Greg Poppleton returns to Jazz at the Pines in 2020.
Bring your picnic and relax under the beautiful pine trees in the grounds of Roughley House in Dural as Greg Poppleton and band entertain you with 1920s-30s jazz.
Jazz at the Pines
656a Old Northern Road
Dural NSW 2158
Bring a picnic. Book a table with chairs. Parking. Kiosk. All Ages.

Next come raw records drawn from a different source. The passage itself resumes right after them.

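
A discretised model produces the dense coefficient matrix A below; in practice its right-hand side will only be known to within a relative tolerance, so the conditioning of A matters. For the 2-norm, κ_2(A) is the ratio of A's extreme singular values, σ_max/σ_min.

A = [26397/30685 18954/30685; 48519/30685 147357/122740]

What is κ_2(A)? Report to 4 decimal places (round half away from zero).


90.2500

M = AᵀA = [2111346/651605 6332823/2606420; 6332823/2606420 19004949/10425680]. tr(M)=10557297/2085136, det(M)=6561/2085136
solving λ² − 10557297/2085136·λ + 6561/2085136 = 0 gives λ = 81/16, 81/130321
so κ_2 = √((81/16) / (81/130321)) = 90.2500


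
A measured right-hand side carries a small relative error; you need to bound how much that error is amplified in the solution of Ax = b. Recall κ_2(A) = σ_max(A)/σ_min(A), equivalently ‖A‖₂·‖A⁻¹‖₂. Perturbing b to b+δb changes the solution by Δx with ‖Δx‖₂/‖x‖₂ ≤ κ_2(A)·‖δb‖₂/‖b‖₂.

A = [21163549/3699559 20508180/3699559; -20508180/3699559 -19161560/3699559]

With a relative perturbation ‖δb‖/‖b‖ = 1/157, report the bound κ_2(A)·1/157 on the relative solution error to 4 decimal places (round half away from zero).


0.7005

M = AᵀA = [1032676876561/16274360041 983346722820/16274360041; 983346722820/16274360041 936683506000/16274360041]. tr(M)=2341688921/19351201, det(M)=23425600/19351201
char-poly roots: 121 and 193600/19351201
κ = σ_max/σ_min = 11/(440/4399) = 109.9750
perturbation bound = 109.9750·1/157 = 0.7005


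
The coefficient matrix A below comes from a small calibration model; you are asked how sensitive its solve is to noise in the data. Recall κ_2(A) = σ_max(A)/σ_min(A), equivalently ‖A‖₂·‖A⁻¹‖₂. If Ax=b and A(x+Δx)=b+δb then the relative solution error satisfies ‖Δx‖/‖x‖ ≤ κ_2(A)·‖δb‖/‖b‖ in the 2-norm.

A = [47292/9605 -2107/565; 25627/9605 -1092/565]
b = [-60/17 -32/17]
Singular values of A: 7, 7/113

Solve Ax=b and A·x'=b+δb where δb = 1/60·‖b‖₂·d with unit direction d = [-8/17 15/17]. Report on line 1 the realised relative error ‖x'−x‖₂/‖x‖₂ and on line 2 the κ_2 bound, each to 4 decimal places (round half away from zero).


1.8833
1.8833

largest singular value 7, smallest 7/113
condition number: 7 ÷ (7/113) = 113.0000
worst-case relative error ≤ 113.0000 × 1/60 = 1.8833
solve Ax = b  →  x = [-0.4571 0.3429]
2-norm of b is 4.0000; of x, 0.5714
re-solving with b+δb shifts x by Δx of norm 1.0762
dividing the unrounded norms, ‖Δx‖/‖x‖ = 1.8833
so the bound is sharp here: realised error equals the bound


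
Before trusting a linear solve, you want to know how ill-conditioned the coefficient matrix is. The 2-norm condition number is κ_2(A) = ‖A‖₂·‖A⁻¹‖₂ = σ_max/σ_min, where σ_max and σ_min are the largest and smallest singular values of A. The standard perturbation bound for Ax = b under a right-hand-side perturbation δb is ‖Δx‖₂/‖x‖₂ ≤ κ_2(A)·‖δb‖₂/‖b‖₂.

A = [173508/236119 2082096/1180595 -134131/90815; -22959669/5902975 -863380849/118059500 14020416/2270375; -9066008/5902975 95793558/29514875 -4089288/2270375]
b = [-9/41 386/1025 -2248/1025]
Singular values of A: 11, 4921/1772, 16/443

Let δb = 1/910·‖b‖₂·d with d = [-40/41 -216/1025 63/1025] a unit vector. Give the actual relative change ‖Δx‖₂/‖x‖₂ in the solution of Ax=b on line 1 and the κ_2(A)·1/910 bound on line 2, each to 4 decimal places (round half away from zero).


largest singular value 11, smallest 16/443
condition number: 11 ÷ (16/443) = 304.5625
perturbation bound = 304.5625·1/910 = 0.3347
solve Ax = b  →  x = [0.6368 -0.3441 0.0545]
2-norm of b is 2.2361; of x, 0.7259
re-solving with b+δb shifts x by Δx of norm 0.0680
realised ‖Δx‖/‖x‖ = 0.0937
tightness: 0.0937 against a bound of 0.3347 (unrounded ratio ≈ 0.2800)

0.0937
0.3347


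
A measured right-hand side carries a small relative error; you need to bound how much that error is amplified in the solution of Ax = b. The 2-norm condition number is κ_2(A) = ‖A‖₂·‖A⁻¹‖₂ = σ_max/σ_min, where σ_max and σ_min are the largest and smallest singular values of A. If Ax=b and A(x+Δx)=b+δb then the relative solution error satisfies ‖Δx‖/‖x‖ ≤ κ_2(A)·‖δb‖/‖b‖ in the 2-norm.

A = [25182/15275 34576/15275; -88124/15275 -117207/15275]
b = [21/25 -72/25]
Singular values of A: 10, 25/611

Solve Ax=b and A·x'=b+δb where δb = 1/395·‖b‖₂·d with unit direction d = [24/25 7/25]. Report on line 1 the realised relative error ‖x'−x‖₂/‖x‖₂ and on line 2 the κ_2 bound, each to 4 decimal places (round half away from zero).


from the listed singular values, σ₁ = 10, σ_n = 25/611
κ_2(A) = 10 / (25/611) = 244.4000
bound on ‖Δx‖/‖x‖: κ·ε = 244.4000·1/395 = 0.6187
solve Ax = b  →  x = [0.1800 0.2400]
2-norm of b is 3.0000; of x, 0.3000
with δb = [0.0073 0.0021], A·Δx = δb → ‖Δx‖ = 0.1856
dividing the unrounded norms, ‖Δx‖/‖x‖ = 0.6187
tightness: 0.6187 against a bound of 0.6187; the bound is attained (ratio 1)

0.6187
0.6187


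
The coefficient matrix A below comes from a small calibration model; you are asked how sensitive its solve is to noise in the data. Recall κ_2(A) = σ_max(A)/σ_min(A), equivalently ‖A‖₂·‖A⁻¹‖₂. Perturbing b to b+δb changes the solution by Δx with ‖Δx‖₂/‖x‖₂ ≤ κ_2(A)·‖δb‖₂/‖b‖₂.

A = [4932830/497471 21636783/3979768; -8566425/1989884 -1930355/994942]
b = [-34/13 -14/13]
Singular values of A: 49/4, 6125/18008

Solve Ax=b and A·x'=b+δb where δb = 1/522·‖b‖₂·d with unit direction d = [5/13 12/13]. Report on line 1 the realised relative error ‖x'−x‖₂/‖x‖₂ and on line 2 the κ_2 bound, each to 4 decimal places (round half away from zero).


σ_max = 49/4, σ_min = 6125/18008
κ_2(A) = (49/4) / (6125/18008) = 36.0160
κ_2(A)·‖δb‖/‖b‖ = 0.0690
solve Ax = b  →  x = [2.6231 -5.2652]
2-norm of b is 2.8284; of x, 5.8824
re-solving with b+δb shifts x by Δx of norm 0.0159
dividing the unrounded norms, ‖Δx‖/‖x‖ = 0.0027
so the bound overstates the realised error by a factor of ≈ 25.4770 (computed from the unrounded values)

0.0027
0.0690


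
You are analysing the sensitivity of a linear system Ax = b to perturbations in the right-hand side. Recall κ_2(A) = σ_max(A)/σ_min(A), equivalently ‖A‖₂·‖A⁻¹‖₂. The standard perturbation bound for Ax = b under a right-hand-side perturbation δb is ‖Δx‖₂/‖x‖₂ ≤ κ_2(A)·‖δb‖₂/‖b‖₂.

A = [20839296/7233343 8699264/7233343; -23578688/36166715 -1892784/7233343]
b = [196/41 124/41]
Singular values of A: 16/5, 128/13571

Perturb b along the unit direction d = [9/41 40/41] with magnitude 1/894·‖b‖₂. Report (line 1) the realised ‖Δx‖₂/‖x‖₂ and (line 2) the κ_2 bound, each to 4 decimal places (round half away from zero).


0.0016
0.3795

from the listed singular values, σ₁ = 16/5, σ_n = 128/13571
condition number: (16/5) ÷ (128/13571) = 339.2750
worst-case relative error ≤ 339.2750 × 1/894 = 0.3795
solve Ax = b  →  x = [-161.9591 391.9519]
‖b‖ = 5.6569, ‖x‖ = 424.0956
re-solving with b+δb shifts x by Δx of norm 0.6709
dividing the unrounded norms, ‖Δx‖/‖x‖ = 0.0016
tightness: 0.0016 against a bound of 0.3795 (unrounded ratio ≈ 0.0042)


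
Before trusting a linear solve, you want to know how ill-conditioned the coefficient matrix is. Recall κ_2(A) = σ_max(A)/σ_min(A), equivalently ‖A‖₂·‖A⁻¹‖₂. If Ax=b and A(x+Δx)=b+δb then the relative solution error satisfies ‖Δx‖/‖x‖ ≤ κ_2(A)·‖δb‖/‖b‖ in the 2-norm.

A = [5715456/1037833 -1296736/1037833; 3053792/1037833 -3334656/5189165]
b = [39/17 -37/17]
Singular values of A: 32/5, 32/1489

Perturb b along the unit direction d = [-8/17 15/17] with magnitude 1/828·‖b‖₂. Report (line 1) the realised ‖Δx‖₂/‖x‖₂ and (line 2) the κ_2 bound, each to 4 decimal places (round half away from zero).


0.0013
0.3597

largest singular value 32/5, smallest 32/1489
κ_2(A) = (32/5) / (32/1489) = 297.8000
worst-case relative error ≤ 297.8000 × 1/828 = 0.3597
solve Ax = b  →  x = [-30.4901 -136.2233]
‖b‖₂ = 3.1623 and ‖x‖₂ = 139.5938
Δx = A⁻¹·δb where δb = 1/828·3.1623·d; ‖Δx‖ = 0.1777
realised ‖Δx‖/‖x‖ = 0.0013
so the bound overstates the realised error by a factor of ≈ 282.5181 (computed from the unrounded values)


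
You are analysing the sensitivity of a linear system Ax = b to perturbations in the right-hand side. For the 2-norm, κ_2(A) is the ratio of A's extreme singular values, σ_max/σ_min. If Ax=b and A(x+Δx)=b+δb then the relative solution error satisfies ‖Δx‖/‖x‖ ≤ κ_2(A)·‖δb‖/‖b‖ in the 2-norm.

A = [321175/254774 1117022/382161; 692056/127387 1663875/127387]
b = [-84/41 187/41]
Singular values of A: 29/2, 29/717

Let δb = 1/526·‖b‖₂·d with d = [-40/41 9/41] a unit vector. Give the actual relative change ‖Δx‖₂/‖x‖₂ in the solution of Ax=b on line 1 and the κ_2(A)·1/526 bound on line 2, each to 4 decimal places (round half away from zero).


0.0032
0.6816

largest singular value 29/2, smallest 29/717
κ_2(A) = (29/2) / (29/717) = 358.5000
worst-case relative error ≤ 358.5000 × 1/526 = 0.6816
solve Ax = b  →  x = [-68.3607 28.7825]
‖b‖ = 5.0000, ‖x‖ = 74.1729
re-solving with b+δb shifts x by Δx of norm 0.2350
realised ‖Δx‖/‖x‖ = 0.0032
tightness: 0.0032 against a bound of 0.6816 (unrounded ratio ≈ 0.0046)


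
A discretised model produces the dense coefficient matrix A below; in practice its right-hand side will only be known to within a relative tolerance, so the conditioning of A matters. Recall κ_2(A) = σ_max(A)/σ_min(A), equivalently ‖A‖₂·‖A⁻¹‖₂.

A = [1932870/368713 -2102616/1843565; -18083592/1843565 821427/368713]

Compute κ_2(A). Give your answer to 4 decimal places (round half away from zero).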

$22 Adults. $18 Concession. $45 Family
In the band,
Greg Poppleton – 1920s-30s vocals
Paul Furniss – clarinet and sax
Grahame Conlon – banjo and guitar
Dave Clayton – double bass
Adam Barnard – washboard and snare
ROUGHLEY HOUSE
The Pines and Roughley House, built in 1856, has been home to five generations of the Roughley family from convict beginnings to community patrons. Named after the many towering pine trees planted by various generations of the family, the homestead commands views of the Blue Mountains and north western Sydney.
Clive Roughley, youngest of five children lived in Roughley House until 2002. In 1986, without direct heirs to pass on his family home, Clive sold Roughley House and The Pines to The Hills Shire Council for a small fee providing the property would continue to tell of the Roughley family’s colonial life.
Visiting The Pines reveals more than ageing furniture and artefacts. Each room is a ‘time-capsule’ illustrating themes such as the hardship of convict living, the family’s determination to build a new life in the fledgling colony, and their growing prosperity. Larrikin yarns and the pain of a family tragedy are some of the stories told.
DURAL
Dural is a suburb of Sydney, in the state of New South Wales, Australia 36 kilometres north-west of the Sydney central business district in the local government areas of Hornsby Shire and The Hills Shire. Dural is part of the Hills District, in north-west Sydney.
The original inhabitants of the Dural area were the Darug people. Dural is derived from Dooral-Dooral, an Aboriginal name meaning a smoking hollow tree.
The name Dooral appeared on Surveyor Richard Dundiate’s map of April 1817 and originally covered the whole area including present day Glenorie, Galston, Arcadia and Middle Dural. Located on the Old Northern Road, a historic road built by convicts between 1825 and 1836 to link early Sydney, in the Colony of New South Wales, with the fertile Hunter Valley to the north. The first grant in the area was made to George Hall in 1879.
At an earlier stage, a local settler, James Roughley, had donated land to be used for the building of a church. A sandstone chapel was built on Old Northern Road circa 1846, with a vestry, apse and shingle roof, plus a bell turret on the western gable. A porch was added soon after. The chapel—known as St Jude’s Church—is now listed on the Register of the National Estate.